Unwilling to deal with the politics of the cooperatives, Vidál found the job at the gas station when he couldn’t fish anymore. Does he like the job? I expect to hear no. Instead, he replies that he does.
I am terrible at disguising my reactions, so I must look surprised. Vidál smiles and shrugs.
“It’s steady work, and I get to be right next to the water.” He sweeps his hand out to the black sea just beyond the giant, above ground tank of diesel fuel. With dwindling sea resources, I can see the appeal.
Humans are remarkably tolerant of physical change. We have a high threshold for temperature shifts. As land-based bipeds who are soothed and restored by the sea, we rejoice and flock to the shore when the water is a little warmer. People, like Vidál, can change their work and shift their mindsets to survive in changing conditions.
However, we depend, for work and food, upon creatures which are sensitive to the slightest change in water temperature—even a couple of degrees. As a result, we are more vulnerable to temperature change than we might otherwise acknowledge. Santa Rosalía had proven at least partially resilient, even with its deeply flawed cooperative system. People live in Santa Rosalía because they like the small town, the seafood, and their roots. They want to be near the sea. Sometimes that may mean that their work isn’t on the water, but adaptability in this case comes from willingness to be flexible in work—and to wait and see if things improve.

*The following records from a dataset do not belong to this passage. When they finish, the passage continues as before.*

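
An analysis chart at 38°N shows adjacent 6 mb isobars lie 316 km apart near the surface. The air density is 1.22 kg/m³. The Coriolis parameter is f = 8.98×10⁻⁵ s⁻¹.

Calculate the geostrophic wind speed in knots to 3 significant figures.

33.7 knots

Pressure gradient: |∂P/∂n| = 600 Pa / 316000 m = 1.90×10⁻³ Pa/m
Geostrophic balance (pressure-gradient force = Coriolis force):
V_g = (1/(fρ)) |∂P/∂n| = 1.90×10⁻³ / (8.98×10⁻⁵ × 1.22) = 17.3 m/s
Converting: 17.3 m/s × 1.944 = 33.7 knots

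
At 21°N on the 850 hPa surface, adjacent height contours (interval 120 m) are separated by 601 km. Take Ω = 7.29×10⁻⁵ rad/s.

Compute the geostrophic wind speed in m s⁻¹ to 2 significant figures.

Coriolis parameter at 21°N:
f = 2Ω sin φ = 2 × 7.29×10⁻⁵ × sin 21° = 5.23×10⁻⁵ s⁻¹
Height gradient: |∂Z/∂n| = 120 m / 601000 m = 2.00×10⁻⁴
On a pressure surface, geostrophic balance gives V_g = (g/f)|∂Z/∂n|:
V_g = 9.81 × 2.00×10⁻⁴ / 5.23×10⁻⁵ = 37.5 m/s

37 m s⁻¹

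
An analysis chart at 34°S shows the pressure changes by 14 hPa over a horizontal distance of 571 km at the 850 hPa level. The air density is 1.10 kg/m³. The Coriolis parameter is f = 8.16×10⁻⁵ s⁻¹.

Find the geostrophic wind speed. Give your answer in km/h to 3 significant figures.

98.3 km/h

Pressure gradient: |∂P/∂n| = 1400 Pa / 571000 m = 2.45×10⁻³ Pa/m
Geostrophic balance (pressure-gradient force = Coriolis force):
V_g = (1/(fρ)) |∂P/∂n| = 2.45×10⁻³ / (8.16×10⁻⁵ × 1.10) = 27.3 m/s
Converting: 27.3 m/s × 3.6 = 98.3 km/h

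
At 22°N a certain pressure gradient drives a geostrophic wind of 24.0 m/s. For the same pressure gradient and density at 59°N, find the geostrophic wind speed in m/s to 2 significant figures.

10 m/s

With the same pressure gradient and density, V_g ∝ 1/f ∝ 1/sin φ.
V₂ = V₁ · sin φ₁ / sin φ₂ = 24.0 × sin 22° / sin 59°
V₂ = 24.0 × 0.3746/0.8572 = 10 m/s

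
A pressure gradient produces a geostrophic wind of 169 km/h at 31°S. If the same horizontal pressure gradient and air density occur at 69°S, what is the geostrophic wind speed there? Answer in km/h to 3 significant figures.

With the same pressure gradient and density, V_g ∝ 1/f ∝ 1/sin φ.
V₂ = V₁ · sin φ₁ / sin φ₂ = 169 × sin 31° / sin 69°
V₂ = 169 × 0.5150/0.9336 = 93.2 km/h

93.2 km/h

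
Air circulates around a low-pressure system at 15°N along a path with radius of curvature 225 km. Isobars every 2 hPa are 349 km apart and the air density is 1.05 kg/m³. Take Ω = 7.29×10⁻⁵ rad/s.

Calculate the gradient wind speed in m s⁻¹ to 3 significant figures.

7.62 m s⁻¹

Coriolis parameter at 15°N:
f = 2Ω sin φ = 2 × 7.29×10⁻⁵ × sin 15° = 3.77×10⁻⁵ s⁻¹
Pressure gradient: |∂P/∂n| = 200 Pa / 349000 m = 5.73×10⁻⁴ Pa/m
Geostrophic speed: V_g = |∂P/∂n|/(fρ) = 5.73×10⁻⁴/(3.77×10⁻⁵ × 1.05) = 14.5 m/s
Around a low, centrifugal force acts outward with Coriolis, so pressure-gradient force balances both:
(1/ρ)|∂P/∂n| = fV + V²/R  →  V² + fR·V − fR·V_g = 0
With fR = 3.77×10⁻⁵ × 225×10³ m = 8.49 m/s:
V = [−fR + √((fR)² + 4 fR V_g)]/2 = [−8.49 + √(8.49² + 4×8.49×14.5)]/2 = 7.62 m/s
Subgeostrophic (V < V_g = 14.5 m/s), as expected around a low.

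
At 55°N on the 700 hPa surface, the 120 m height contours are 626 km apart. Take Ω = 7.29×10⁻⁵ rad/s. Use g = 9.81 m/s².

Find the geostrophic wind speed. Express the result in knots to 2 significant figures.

31 knots

Coriolis parameter at 55°N:
f = 2Ω sin φ = 2 × 7.29×10⁻⁵ × sin 55° = 1.19×10⁻⁴ s⁻¹
Height gradient: |∂Z/∂n| = 120 m / 626000 m = 1.92×10⁻⁴
On a pressure surface, geostrophic balance gives V_g = (g/f)|∂Z/∂n|:
V_g = 9.81 × 1.92×10⁻⁴ / 1.19×10⁻⁴ = 15.7 m/s
Converting: 15.7 m/s × 1.944 = 31 knots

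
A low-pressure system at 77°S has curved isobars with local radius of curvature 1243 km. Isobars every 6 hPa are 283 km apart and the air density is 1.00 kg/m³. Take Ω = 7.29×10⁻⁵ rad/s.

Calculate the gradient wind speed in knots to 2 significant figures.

Coriolis parameter at 77°S:
f = 2Ω sin φ = 2 × 7.29×10⁻⁵ × sin 77° = 1.42×10⁻⁴ s⁻¹
Pressure gradient: |∂P/∂n| = 600 Pa / 283000 m = 2.12×10⁻³ Pa/m
Geostrophic speed: V_g = |∂P/∂n|/(fρ) = 2.12×10⁻³/(1.42×10⁻⁴ × 1.00) = 14.9 m/s
Around a low, centrifugal force acts outward with Coriolis, so pressure-gradient force balances both:
(1/ρ)|∂P/∂n| = fV + V²/R  →  V² + fR·V − fR·V_g = 0
With fR = 1.42×10⁻⁴ × 1243×10³ m = 177 m/s:
V = [−fR + √((fR)² + 4 fR V_g)]/2 = [−177 + √(177² + 4×177×14.9)]/2 = 13.8 m/s
Subgeostrophic (V < V_g = 14.9 m/s), as expected around a low.
Converting: 13.8 m/s × 1.944 = 27 knots

27 knots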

We leave the dock at three in the morning to motor into the blackness of night (to arrive at our next anchorage before dark.) We steer far away from shore to avoid the debris in the water from recent rains, and Josh and I alternate on bow watch with the spotlight to search for potential boat-damaging items. Daybreak finds us over five miles from shore. As the first sunlight pours from behind the clouds, a panga appears on the glassy horizon to our east. It barrels straight toward us, and only slows as they pull alongside. On the open sea, I’m concerned that the two men approached us because they have a problem. Everything okay? Sí.
Their panga overflows with mint green nets. With a bright grin, the man in the middle reaches into the bottom of the boat and pulls up a four-foot Bonnethead shark, arching his back to lift it to his chest to show us. Both Josh and I exclaim, and I ask if we can take a photo.
Once my camera is out, the man at the motor, who seems to be the more experienced fisher, switches places with the young skinny man at the center, and as we two boats float together in miles of calm water, he lifts another shark, perhaps a Dusky, from the floor. He wraps his arms in a tight hug around the six-foot shark to thrust it over his head, like a snub-nosed trophy. I would normally feel sad about a dead shark, but their pride is palpable, and Josh and I cheer for these two men. They chased us down in the middle of the sea just so they could show us their catch.
In the hunt on the sea, a fisher must know the subtleties of two complex worlds: above the waterline, and below it. He must have the ability to navigate and fix a boat, and the savvy to find and trap a creature he can’t see until he pulls it from the water. It’s exciting to share a moment of their spoils. Their smiles glow with accomplishment.
We have sails up, so we are pulling away from their panga. With proud grins, the tiburoneros gun their outboard and disappear with their sharks into the open, wild, warming sea.